The college, which was told to take urgent action after a damning inspection report last July, acknowledged the depth of the crisis after enrolments plunged well below target this term. Earlier, it had denied closure or merger were being considered.
Governors have now approached a neighbouring Catholic sixth-form college - Loreto, in Manchester - over a possible merger.
De La Salle, whose principal and vice-principal stepped down shortly after the inspection report was published, has also appointed John Neary, vice-principal of thriving Notre Dame sixth-form college in Leeds, as acting principal until a permanent appointment is made.
By doing so it becomes the second college to receive help from a "troubleshooter" from another institution.
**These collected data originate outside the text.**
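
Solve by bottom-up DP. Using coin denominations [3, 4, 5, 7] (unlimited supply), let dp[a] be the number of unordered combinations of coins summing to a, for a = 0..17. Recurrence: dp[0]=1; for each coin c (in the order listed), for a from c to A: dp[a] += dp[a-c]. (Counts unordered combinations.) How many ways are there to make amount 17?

after  coin     0     1     2     3     4     5     6     7     8     9    10    11    12    13    14    15    16    17
          3     1     0     0     1     0     0     1     0     0     1     0     0     1     0     0     1     0     0
          4     1     0     0     1     1     0     1     1     1     1     1     1     2     1     1     2     2     1
          5     1     0     0     1     1     1     1     1     2     2     2     2     3     3     3     4     4     4
          7     1     0     0     1     1     1     1     2     2     2     3     3     4     4     5     6     6     7

7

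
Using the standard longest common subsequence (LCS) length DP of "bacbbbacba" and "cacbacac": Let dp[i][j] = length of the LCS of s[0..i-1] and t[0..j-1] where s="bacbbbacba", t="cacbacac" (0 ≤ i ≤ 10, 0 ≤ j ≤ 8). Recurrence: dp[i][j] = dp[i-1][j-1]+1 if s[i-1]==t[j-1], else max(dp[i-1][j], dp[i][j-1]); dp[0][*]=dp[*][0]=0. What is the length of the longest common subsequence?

6

   ''  c  a  c  b  a  c  a  c
''  0  0  0  0  0  0  0  0  0
 b  0  0  0  0  1  1  1  1  1
 a  0  0  1  1  1  2  2  2  2
 c  0  1  1  2  2  2  3  3  3
 b  0  1  1  2  3  3  3  3  3
 b  0  1  1  2  3  3  3  3  3
 b  0  1  1  2  3  3  3  3  3
 a  0  1  2  2  3  4  4  4  4
 c  0  1  2  3  3  4  5  5  5
 b  0  1  2  3  4  4  5  5  5
 a  0  1  2  3  4  5  5  6  6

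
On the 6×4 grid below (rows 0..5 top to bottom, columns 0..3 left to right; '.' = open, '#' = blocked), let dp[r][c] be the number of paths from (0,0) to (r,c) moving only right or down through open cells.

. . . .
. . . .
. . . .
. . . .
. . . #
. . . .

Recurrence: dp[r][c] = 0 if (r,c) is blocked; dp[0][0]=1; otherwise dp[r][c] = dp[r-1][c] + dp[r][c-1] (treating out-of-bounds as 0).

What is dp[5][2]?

21

r\c   0   1   2   3
  0   1   1   1   1
  1   1   2   3   4
  2   1   3   6  10
  3   1   4  10  20
  4   1   5  15   0
  5   1   6  21  21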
Rotherham College in South Yorkshire, facing the spectre of closure, was helped to draw up recovery and strategic plans this summer by senior managers at neighbouring Thomas Rotherham Sixth Form College.
The model of experienced senior staff from successful colleges acting as "rescue squads" for ailing institutions was flagged up as a possible future solution to some sector crises by Sir William Stubbs as he stepped down as chief executive of the Further Education Funding Council last month.
The FEFC, anxious to stress its hands-off approach to college planning, said this week it had had no influence on De La Salle's decision to pursue a merger.
A spokeswoman said the FEFC had been approached by governors afterwards and had moved immediately to help ensure students already enrolled at the struggling college would be guaranteed an opportunity to continue their courses, either at De La Salle or at another local institution.
She said: "The council's main concern at the moment is that students should not be disadvantaged by what is happening."
The FEFC had not yet been informed by the college of any merger negotiations, she added.
During this autumn, the FEFC's north-west regional committee will keep in close contact with De la Salle, responding to requests for guidance and advice, while the governors choose a course of action.
The college, which now has just 360 students, 30 lecturers and 15 support staff, has been beset by financial problems. Inspectors said its management had suffered because of "a lack of senior staff with expertise in financial and personnel matters".
Significant numbers of students were failing to complete courses and recruitment plumeted in 1995-96.
Loreto College, which was judged "well-governed and well-managed" with high quality teaching in an FEFC inspection report last year, has confirmed merger is feasible. Principal Sister Patricia Goodstadt said: "We would consider positively options that might help us contribute to the continuation of the tradition of Catholic education in Salford."
The acting principal and chair of governors at De La Salle were unavailable for comment.